Governance DG with Dr Jill Jaeger
Yesterday, we had the first session for the governance discussion group. We invited Dr. Jill Jaeger and discussed about how scenario can help governance.
The first step to write a scenario is brainstorming. You need to identify ‘critical uncertainties’ in the issue you are looking at. Then, you develop different stories to reflect what can happen with such uncertainties.
She explained that scenario is a plausible story about future and can be used in two ways; fore-casting and back-casting. My understanding of fore-casting is that you explore possible futures through the exercise of scenario writing.
I thought back-casting is easier to understand. It means that you choose the ideal scenario and assess what you need to get there. It can also work in the other way, you choose the undesirable scenario and assess what you must not do to avoid it.
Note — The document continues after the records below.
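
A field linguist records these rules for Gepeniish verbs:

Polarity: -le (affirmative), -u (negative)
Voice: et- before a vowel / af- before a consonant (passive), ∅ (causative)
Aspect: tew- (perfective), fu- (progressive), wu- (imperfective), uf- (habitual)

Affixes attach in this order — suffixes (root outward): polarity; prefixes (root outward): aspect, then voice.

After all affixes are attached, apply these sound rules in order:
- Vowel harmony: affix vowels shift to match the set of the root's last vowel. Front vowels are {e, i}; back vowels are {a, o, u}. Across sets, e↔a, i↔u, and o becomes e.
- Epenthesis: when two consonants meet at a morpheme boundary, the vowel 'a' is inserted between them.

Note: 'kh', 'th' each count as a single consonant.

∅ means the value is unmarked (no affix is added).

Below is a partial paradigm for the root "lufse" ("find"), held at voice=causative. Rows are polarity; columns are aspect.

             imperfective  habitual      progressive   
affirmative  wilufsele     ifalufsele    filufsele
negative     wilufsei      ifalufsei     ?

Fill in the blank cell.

Attach aspect progressive fu- → fulufse.
Attach polarity negative -u → fulufseu.
voice = causative: zero marking, form stays fulufseu.
Apply vowel harmony: fulufseu → filufsei.
Epenthesis: no change.

filufsei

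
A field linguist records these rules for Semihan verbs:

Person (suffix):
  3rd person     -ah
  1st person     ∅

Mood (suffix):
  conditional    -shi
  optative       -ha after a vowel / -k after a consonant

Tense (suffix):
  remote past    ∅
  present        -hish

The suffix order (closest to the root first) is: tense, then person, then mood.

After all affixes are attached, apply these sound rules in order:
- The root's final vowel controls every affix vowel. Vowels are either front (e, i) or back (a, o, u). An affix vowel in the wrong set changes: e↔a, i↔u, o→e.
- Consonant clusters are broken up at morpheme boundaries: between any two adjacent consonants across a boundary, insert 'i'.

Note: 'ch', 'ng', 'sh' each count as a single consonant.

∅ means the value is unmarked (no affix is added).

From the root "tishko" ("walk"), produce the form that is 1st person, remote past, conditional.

tishkoshu

tense = remote past: zero marking, form stays tishko.
person = 1st person: zero marking, form stays tishko.
Attach mood conditional -shi → tishkoshi.
Apply vowel harmony: tishkoshi → tishkoshu.
Epenthesis: no change.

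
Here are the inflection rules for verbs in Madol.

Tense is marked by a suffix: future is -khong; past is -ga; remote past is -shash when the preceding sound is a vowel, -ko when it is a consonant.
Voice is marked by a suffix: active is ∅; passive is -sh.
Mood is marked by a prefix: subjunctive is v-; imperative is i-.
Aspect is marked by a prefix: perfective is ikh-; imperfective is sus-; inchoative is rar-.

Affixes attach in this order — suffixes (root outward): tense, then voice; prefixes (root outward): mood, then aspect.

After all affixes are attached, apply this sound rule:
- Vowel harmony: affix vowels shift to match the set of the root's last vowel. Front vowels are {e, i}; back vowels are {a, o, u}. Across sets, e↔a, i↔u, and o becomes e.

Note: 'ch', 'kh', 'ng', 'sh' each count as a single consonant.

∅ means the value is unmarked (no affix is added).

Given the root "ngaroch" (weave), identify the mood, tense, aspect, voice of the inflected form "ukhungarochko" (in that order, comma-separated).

imperative, remote past, perfective, active

Segment: ikh-i-ngaroch-ko.
mood: i- → imperative.
tense: -shash/ko → remote past.
aspect: ikh- → perfective.
voice: ∅ → active.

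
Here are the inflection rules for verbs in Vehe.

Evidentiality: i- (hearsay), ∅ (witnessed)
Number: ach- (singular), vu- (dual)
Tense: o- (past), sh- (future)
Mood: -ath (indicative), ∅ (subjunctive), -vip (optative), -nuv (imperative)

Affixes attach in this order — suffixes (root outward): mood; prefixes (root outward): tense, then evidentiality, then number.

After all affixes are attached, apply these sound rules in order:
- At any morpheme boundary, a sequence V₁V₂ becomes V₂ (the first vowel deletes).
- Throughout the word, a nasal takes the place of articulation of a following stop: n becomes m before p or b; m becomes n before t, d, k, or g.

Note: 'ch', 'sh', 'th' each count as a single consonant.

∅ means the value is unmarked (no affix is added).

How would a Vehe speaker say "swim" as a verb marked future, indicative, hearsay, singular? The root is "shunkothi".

achishshunkothath

Attach mood indicative -ath → shunkothiath.
Attach tense future sh- → shshunkothiath.
Attach evidentiality hearsay i- → ishshunkothiath.
Attach number singular ach- → achishshunkothiath.
Apply vowel deletion: achishshunkothiath → achishshunkothath.
Nasal assimilation: no change.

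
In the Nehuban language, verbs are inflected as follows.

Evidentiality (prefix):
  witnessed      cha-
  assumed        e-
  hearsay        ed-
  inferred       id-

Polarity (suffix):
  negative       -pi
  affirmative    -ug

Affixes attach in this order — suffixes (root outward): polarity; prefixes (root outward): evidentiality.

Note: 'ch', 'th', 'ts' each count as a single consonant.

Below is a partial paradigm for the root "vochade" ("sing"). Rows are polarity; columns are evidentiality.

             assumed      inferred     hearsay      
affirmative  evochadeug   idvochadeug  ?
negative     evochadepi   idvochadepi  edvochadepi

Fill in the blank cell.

Attach evidentiality hearsay ed- → edvochade.
Attach polarity affirmative -ug → edvochadeug.

edvochadeug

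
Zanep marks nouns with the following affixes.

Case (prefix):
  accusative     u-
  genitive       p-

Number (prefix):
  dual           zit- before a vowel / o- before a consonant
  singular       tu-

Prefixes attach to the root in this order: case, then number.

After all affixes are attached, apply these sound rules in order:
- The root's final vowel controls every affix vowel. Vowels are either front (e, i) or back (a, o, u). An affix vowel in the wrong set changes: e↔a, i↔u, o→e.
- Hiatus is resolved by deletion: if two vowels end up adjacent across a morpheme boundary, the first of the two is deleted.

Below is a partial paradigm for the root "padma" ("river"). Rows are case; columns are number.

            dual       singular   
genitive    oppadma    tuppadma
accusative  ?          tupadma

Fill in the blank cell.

Attach case accusative u- → upadma.
Attach number dual zit- (before vowel 'u') → zitupadma.
Apply vowel harmony: zitupadma → zutupadma.
Vowel deletion: no change.

zutupadma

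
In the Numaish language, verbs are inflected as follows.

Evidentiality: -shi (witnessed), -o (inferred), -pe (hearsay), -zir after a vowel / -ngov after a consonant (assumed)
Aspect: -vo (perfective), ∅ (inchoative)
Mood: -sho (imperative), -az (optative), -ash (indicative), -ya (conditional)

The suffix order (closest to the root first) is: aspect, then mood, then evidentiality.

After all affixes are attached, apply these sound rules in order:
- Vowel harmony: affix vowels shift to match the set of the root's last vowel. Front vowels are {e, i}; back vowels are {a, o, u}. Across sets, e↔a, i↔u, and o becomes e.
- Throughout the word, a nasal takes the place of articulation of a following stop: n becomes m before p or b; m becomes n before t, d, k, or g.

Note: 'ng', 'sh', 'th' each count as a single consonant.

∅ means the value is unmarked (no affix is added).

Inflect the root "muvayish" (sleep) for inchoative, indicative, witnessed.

aspect = inchoative: zero marking, form stays muvayish.
Attach mood indicative -ash → muvayishash.
Attach evidentiality witnessed -shi → muvayishashshi.
Apply vowel harmony: muvayishashshi → muvayisheshshi.
Nasal assimilation: no change.

muvayisheshshi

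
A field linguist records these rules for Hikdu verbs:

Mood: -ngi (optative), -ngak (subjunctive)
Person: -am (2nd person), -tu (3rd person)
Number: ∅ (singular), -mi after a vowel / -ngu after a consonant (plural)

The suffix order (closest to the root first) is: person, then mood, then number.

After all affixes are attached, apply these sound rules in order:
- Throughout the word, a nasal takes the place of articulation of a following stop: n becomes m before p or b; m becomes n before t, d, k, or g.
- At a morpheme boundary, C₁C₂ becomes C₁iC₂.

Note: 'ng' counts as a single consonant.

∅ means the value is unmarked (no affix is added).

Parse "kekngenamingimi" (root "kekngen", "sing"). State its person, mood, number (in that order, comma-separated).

2nd person, optative, plural

Segment: kekngen-am-ngi-mi.
person: -am → 2nd person.
mood: -ngi → optative.
number: -mi/ngu → plural.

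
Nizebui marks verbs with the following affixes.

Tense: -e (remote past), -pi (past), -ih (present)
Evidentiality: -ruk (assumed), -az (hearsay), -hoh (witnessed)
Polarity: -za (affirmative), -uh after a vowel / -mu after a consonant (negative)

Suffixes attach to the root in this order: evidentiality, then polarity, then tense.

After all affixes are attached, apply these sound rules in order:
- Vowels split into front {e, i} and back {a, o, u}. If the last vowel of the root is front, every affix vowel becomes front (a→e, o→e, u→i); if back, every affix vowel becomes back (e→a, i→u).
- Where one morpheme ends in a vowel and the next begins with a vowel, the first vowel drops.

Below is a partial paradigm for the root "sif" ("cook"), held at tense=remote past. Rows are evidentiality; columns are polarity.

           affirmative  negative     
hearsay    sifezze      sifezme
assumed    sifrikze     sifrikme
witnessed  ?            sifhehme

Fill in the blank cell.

sifhehze

Attach evidentiality witnessed -hoh → sifhoh.
Attach polarity affirmative -za → sifhohza.
Attach tense remote past -e → sifhohzae.
Apply vowel harmony: sifhohzae → sifhehzee.
Apply vowel deletion: sifhehzee → sifhehze.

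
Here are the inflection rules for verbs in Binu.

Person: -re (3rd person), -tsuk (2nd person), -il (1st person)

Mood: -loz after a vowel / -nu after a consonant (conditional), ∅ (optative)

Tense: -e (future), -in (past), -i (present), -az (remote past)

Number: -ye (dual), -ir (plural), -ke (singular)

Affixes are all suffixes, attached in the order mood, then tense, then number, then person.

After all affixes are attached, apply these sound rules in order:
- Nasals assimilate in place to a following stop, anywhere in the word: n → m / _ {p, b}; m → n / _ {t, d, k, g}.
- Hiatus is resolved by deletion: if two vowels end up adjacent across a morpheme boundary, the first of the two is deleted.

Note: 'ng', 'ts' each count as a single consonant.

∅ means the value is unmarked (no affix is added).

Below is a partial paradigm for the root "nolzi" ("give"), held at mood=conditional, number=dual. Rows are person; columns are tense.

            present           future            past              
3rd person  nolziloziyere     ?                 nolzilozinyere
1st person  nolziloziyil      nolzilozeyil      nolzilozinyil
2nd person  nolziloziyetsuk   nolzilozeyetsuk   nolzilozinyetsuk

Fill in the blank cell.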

In either way, the key is who you accommodate in the brain storming session because this has a large influence on what critical uncertainties are.
Another point was that in what way scenario can help negotiation process. If two parties with different ideal stories have to make a single decision, can scenario help? It does help in understanding what the other people want. However, this does not mean they can reach agreement easily. Also there are cases where, even though two parties can have different decisions, two scenarios do not stand together. In such cases, scenarios may not be so useful.
I remember that, in one of the seminars at JMI, it was discussed that who your scenario is developed for as well as who you (the scenario writer) are should matter. I am a bit confused as scenario seemed topic-based rather than user-specific. Are they two different approaches of scenario writing, or am I still missing some ingredients?
Anyway, scenario seems to be one of the interesting tool for governance, and I want to learn a bit more about it.